How can you tell if you have a job that's a struggle vs. a career that's inspiring?

How many of you wake up each morning excited at the prospect of going to work? Are you working at a job or at a career?

For me, I learned the difference between the two when I was only 12 years old. It happened the day I was assigned to ride along as a helper for my dad's long-time installer, Joe. As we drove that wintry morning to the job, he glanced over at me as I sat slumped in my seat. My posture and my expression making it very clear that I wouldn't have much to talk about with a guy who was four times my age. But that didn't stop Joe.

He leaned back in his driver's seat as we headed to the jobsite. That's when he asked "What are you going to be when you grow up, kid?"

"Well, I don't know. But I think it would be fun to be an electrician."

"Well too bad 'cause you can't be. See here in New York you need to have a relative already in the Electrician's Union to even have a chance to apply to be an electrician. Is there something else you'd like to be?"

"How about an electrical engineer?"

Slowly he pulled another drag on his cigarette as he nodded his head up and down. He sat up straight and stared out at the road in front of us. A smile came across his lips as he continued, "Kid, whatever you decide you'd like to do it's gotta pass three tests if you want it to be a career and not just a job. The first test is that it's gotta be something you like. 'Cause if you don't like it you'll be working eight hours a day doing it.

"And face it, most of us work a whole lot longer than that. Then when you do finally get home you'll be angry. You'll fight with the wife and kick the dog. Head off to bed at the end of another miserable day just to toss and turn all-night long dreading the very thought of waking up and starting all over again. So you gotta like it."

"What's the second test?" I could feel my interest beginning to rise.

"The second test is that you gotta pick something that you can get really good at. 'Cause if you don't, you'll always struggle to be just mediocre and that doesn't give anyone a feeling of satisfaction. Let alone it'll be hard to move ahead and learn new things. So, you gotta pick something you can get good at."

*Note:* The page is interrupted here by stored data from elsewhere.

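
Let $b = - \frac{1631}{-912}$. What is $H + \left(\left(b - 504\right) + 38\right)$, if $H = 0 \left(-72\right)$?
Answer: $- \frac{423361}{912} \approx -464.21$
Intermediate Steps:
$b = \frac{1631}{912}$ ($b = \left(-1631\right) \left(- \frac{1}{912}\right) = \frac{1631}{912} \approx 1.7884$)
$H = 0$
$H + \left(\left(b - 504\right) + 38\right) = 0 + \left(\left(\frac{1631}{912} - 504\right) + 38\right) = 0 + \left(- \frac{458017}{912} + 38\right) = 0 - \frac{423361}{912} = - \frac{423361}{912}$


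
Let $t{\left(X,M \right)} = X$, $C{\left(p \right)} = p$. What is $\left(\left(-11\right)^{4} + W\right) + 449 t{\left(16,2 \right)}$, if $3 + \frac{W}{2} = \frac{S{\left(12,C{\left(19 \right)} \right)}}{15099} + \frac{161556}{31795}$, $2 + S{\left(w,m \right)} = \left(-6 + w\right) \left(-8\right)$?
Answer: $\frac{10479581838983}{480072705} \approx 21829.0$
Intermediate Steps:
$S{\left(w,m \right)} = 46 - 8 w$ ($S{\left(w,m \right)} = -2 + \left(-6 + w\right) \left(-8\right) = -2 - \left(-48 + 8 w\right) = 46 - 8 w$)
$W = \frac{1995052358}{480072705}$ ($W = -6 + 2 \left(\frac{46 - 96}{15099} + \frac{161556}{31795}\right) = -6 + 2 \left(\left(46 - 96\right) \frac{1}{15099} + 161556 \cdot \frac{1}{31795}\right) = -6 + 2 \left(\left(-50\right) \frac{1}{15099} + \frac{161556}{31795}\right) = -6 + 2 \left(- \frac{50}{15099} + \frac{161556}{31795}\right) = -6 + 2 \cdot \frac{2437744294}{480072705} = -6 + \frac{4875488588}{480072705} = \frac{1995052358}{480072705} \approx 4.1557$)
$\left(\left(-11\right)^{4} + W\right) + 449 t{\left(16,2 \right)} = \left(\left(-11\right)^{4} + \frac{1995052358}{480072705}\right) + 449 \cdot 16 = \left(14641 + \frac{1995052358}{480072705}\right) + 7184 = \frac{7030739526263}{480072705} + 7184 = \frac{10479581838983}{480072705}$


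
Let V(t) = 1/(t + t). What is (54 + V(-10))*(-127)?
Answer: -137033/20 ≈ -6851.6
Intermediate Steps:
V(t) = 1/(2*t)
(54 + V(-10))*(-127) = (54 + (½)/(-10))*(-127) = (54 + (½)*(-⅒))*(-127) = (54 - 1/20)*(-127) = (1079/20)*(-127) = -137033/20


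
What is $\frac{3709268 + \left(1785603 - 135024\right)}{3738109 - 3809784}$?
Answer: $- \frac{5359847}{71675} \approx -74.78$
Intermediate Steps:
$\frac{3709268 + \left(1785603 - 135024\right)}{3738109 - 3809784} = \frac{3709268 + 1650579}{-71675} = 5359847 \left(- \frac{1}{71675}\right) = - \frac{5359847}{71675}$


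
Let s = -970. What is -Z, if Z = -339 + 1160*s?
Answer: 1125539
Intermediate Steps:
Z = -1125539 (Z = -339 + 1160*(-970) = -339 - 1125200 = -1125539)
-Z = -1*(-1125539) = 1125539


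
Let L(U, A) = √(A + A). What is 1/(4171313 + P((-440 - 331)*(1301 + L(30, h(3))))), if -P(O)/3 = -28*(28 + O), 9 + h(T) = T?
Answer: I/(-80084299*I + 129528*√3) ≈ -1.2487e-8 + 3.4981e-11*I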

Now I was hooked. "Okay, so what's the third test?"

"Ah, the third test. The third test is that you pick something that will let you lead the lifestyle you choose to live. Let's face it. We'd all like to be a movie star or a singer. But, how many of us are willing to deal with all that rejection and starve, too? Not many of us. So it has to be something that will allow you to live the lifestyle you choose. And, if your job can meet all three, well then, you've got a career."

Timeless Wisdom

I must have told this story a thousand and one times since then. And if you don't believe me, ask my wife. She's heard me speaking with owners, employees and even friends who are struggling in their jobs and are contemplating a career change. My daughters even ask me to tell their own teenage friends. And when I do, I see their faces light up as they get the simple message it shares. So, I write this story because it's as sound today as it was back then.

After hearing the wisdom of what Joe told me, people find it very helpful in looking at their current job. Sometimes, they find a new appreciation. Sometimes, they find the strength to pursue a new career that is better suited to them.

Like most advice, it was easier to give to others than to follow myself. When, I turned 40 I began to look at what I had been doing for more than 18 years. And because I had grown up working in the business and spending the better part of four months a year while in college working as a junior tech, I was getting bored and burdened by the work.

Losing interest in a job wearing me down made me reinvent my job and my workplace. That's when I set about the business of putting repeatable systems in place that would make my life, as well as other peoples' lives, better. This was the "shot in the arm" that got me pumped up for my next 10 years.

With everything working so well, I decided it was time to explore what I wanted the next challenge to be. That's when I realized what I wanted to do most was help others in our line of work experience the same type of freedom I had gained.

To get better at my new career, I attended a lot of seminars, read as many business books as I could, volunteered my services to fellow contractors and even spoke in front of as many trade associations as I could to improve myself.

Today, I feel so lucky to be a business coach and trainer to contractors just like you. It's what I love to do, it's what I do very well and it has allowed me the freedom to live where and how I want.

I ask you to take the three tests. Do what it takes to fall in love again with your job, or fall in love the first time with it, or find another career that will bring you the joy you deserve.

And if you still really want to be a movie star, you have the talent and are willing to accept the sacrifices, go for it. I'll look for you in a theatre near me.